Agência France-Presse
postado em 17/05/2014 17:24
Cannes - A irrupção do lado selvagem do ser humano na vida cotidiana, contada com humor tipicamente argentino em seis episódios por Damián Szifrón e protagonizada num deles por Ricardo Darín, entrou neste sábado (17/5) na competição pela Palma de Ouro no Festival de Cannes.
Relatos salvajes, terceiro longa-metragem do diretor de O fundo do mar e Tempo de valentes, arrancou risos e aplausos na exibição à imprensa nesta sexta-feira e terá sua estreia de gala neste sábado no Grande Teatro Lumi;re.
O filme abre o jogo com uma delirante situação a bordo de um avião onde, por alguma estranha razão, todos se conhecem.
A partir dali, o espectador é levado para um vertiginoso passeio numa montanha-russa emocional, episódio a episódio, ainda que com resultados desiguais, sobretudo no capítulo final - o menos eficaz.
[SAIBAMAIS]Desde um sangrento encontro numa rodovia deserta até um casamento maluco em Buenos Aires, passando por um engenheiro - vivido por Darín - que perde a compostura com a implacável burocracia portenha. O decorrer imprevisível dos acontecimentos fez cair no riso a plateia de jornalistas internacionais credenciadas no Festival, onde a maior parte de filmes em competição tem temáticas sombrias.
O filme combina o trágico e o cômico num delicioso coquetel politicamente incorreto, em que os personagens são levados além dos limites onde normalmente ficam mantidos na vida em sociedade.

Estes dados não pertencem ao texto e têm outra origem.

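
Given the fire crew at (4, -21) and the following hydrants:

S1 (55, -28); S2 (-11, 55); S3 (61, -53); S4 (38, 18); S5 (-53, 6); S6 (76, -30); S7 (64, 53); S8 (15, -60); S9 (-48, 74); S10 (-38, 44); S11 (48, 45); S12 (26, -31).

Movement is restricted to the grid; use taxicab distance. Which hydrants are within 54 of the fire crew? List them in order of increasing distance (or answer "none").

Distances from (4, -21):
S1: 58
S2: 91
S3: 89
S4: 73
S5: 84
S6: 81
S7: 134
S8: 50
S9: 147
S10: 107
S11: 110
S12: 32
Threshold 54: S12 (32), S8 (50) are within range.

S12, S8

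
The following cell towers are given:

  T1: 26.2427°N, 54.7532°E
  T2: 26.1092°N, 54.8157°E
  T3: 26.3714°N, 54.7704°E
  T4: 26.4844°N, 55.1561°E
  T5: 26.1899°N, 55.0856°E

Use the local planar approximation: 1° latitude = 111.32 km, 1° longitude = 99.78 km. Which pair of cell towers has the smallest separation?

T1 and T3

Pairwise distances:
T1–T2: 16.1167 km
T1–T3: 14.4293 km
T1–T4: 48.3744 km
T1–T5: 33.6837 km
T2–T3: 29.5360 km
T2–T4: 53.8343 km
T2–T5: 28.3895 km
T3–T4: 40.4888 km
T3–T5: 37.3814 km
T4–T5: 33.5300 km
Closest pair: T1–T3 at 14.4293 km.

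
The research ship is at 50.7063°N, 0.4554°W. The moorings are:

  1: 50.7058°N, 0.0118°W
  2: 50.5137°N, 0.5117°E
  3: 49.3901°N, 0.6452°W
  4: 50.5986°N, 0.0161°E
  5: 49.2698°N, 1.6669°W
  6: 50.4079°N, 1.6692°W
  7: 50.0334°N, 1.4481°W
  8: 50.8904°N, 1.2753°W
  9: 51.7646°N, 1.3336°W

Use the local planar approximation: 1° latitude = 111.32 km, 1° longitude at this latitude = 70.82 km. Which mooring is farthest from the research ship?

Distances from 50.7063°N, 0.4554°W:
1: √((-0.0005·111.32)² + (0.4436·70.82)²) = √(0.003098 + 986.949474) = 31.4158 km
2: √((-0.1926·111.32)² + (0.9671·70.82)²) = √(459.683548 + 4690.883114) = 71.7674 km
3: √((-1.3162·111.32)² + (-0.1898·70.82)²) = √(21467.929888 + 180.677578) = 147.1347 km
4: √((-0.1077·111.32)² + (0.4715·70.82)²) = √(143.740053 + 1115.000954) = 35.4787 km
5: √((-1.4365·111.32)² + (-1.2115·70.82)²) = √(25571.585489 + 7361.370590) = 181.4744 km
6: √((-0.2984·111.32)² + (-1.2138·70.82)²) = √(1103.428083 + 7389.347848) = 92.1563 km
7: √((-0.6729·111.32)² + (-0.9927·70.82)²) = √(5611.092807 + 4942.513777) = 102.7307 km
8: √((0.1841·111.32)² + (-0.8199·70.82)²) = √(420.004528 + 3371.581154) = 61.5759 km
9: √((1.0583·111.32)² + (-0.8782·70.82)²) = √(13879.185733 + 3868.109060) = 133.2190 km
Maximum: 5 at 181.4744 km.

5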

"Esta sociedade e este sistema, o mundo ocidental capitalista, distorcem muito a natureza do homem", explicou Szifrón em Cannes. "Há uma enorme quantidade de pessoas, os pobres, que são nascidos e criados para produzir (...) e outra grande parcela de pessoas que são criadas para consumir, que são igualmente vítimas deste sistema (...) e que vive tensa e estressada".
Ao lado de Darín atuam Julieta Zylberberg, Leonardo Sbaraglia, Darío Grandinetti, Erica Rivas, Oscar Martínez, Rita Cortese, Osmar Núñez, Nacy Duplaa, Germán De Silva e María Marull.
O filme tem música de Gustavo Santaolalla e foi co-produzido por Agustín Almodóvar, para quem a seleção em Cannes "ajuda a gerar interesse para a distribuição" mundial. A Sony anunciou que comprou os direitos de distribuição nos Estados Unidos e na Nova Zelândia.
Alcance universal
Segundo Szifrón, o filme não pretende pintar uma realidade particular da sociedade argentina, já que tem alcance universal. "Eu não limitaria o que o filme reflete à Argentina". A julgar pelos aplausos arrancados em Cannes, o filme passa o recado.
O diretor também destacou o efeito de catarse que o filme provoca. "Não é que eu acredite que o mundo está a ponto de explodir, nem nada do tipo", garante.
Szifrón, de 38 anos, que alterna as atividades de direção com a produção de roteiros e a literatura, disse ter muita fé de que o ser humano "possa evoluir até zonas desconhecidas".
"Nós somos muito involuídos com respeito a nosso potencial". E esta seria a mensagem que, segundo ele, "Relatos Salvajes" pretende passar, mesmo que por efeito de contraste. "Estamos destinados a viver muito melhor do que vivemos hoje".
O filme é a bandeirada do cinema argentino no Festival, onde entrou pela porta da frente do exclusivo clube dos 18 filmes que competem pela Palma de Ouro. A disputa conta com pesos-pesados do cinema mundial, de David Cronenberg a Mike Leigh, passando por Ken Loach e Jean-Luc Godard.
Mas a presença argentina na festa mundial da sétima arte, que ano após ano aposta num cinema de qualidade, não se limita a "Relatos Salvajes".
Em seleções paralelas, estreiam neste final de semana os filmes Jauja de Lisandro Alonso, com Viggo Mortensen, Refugiado de Diego Lerman e "El ardor" de Pablo Fendrik, protagonizado pelo mexicano Gael García Bernal.
Um dos filhos prediletos do Festival, o diretor argentino Pablo Trapero, Leonera (2008) e Carancho (2010), preside o júri da mostra Un Certain Regard.
A Argentina vem produzindo uma média de 150 filmes por ano desde 2010 e ostenta uma das populações mais altas de cineastas da América Latina e do mundo. Há cerca de 14.000 estudantes de cinema em todo o país, dos quais saem com o título universitário ou técnico entre 1.500 a 2.000 a cada ano.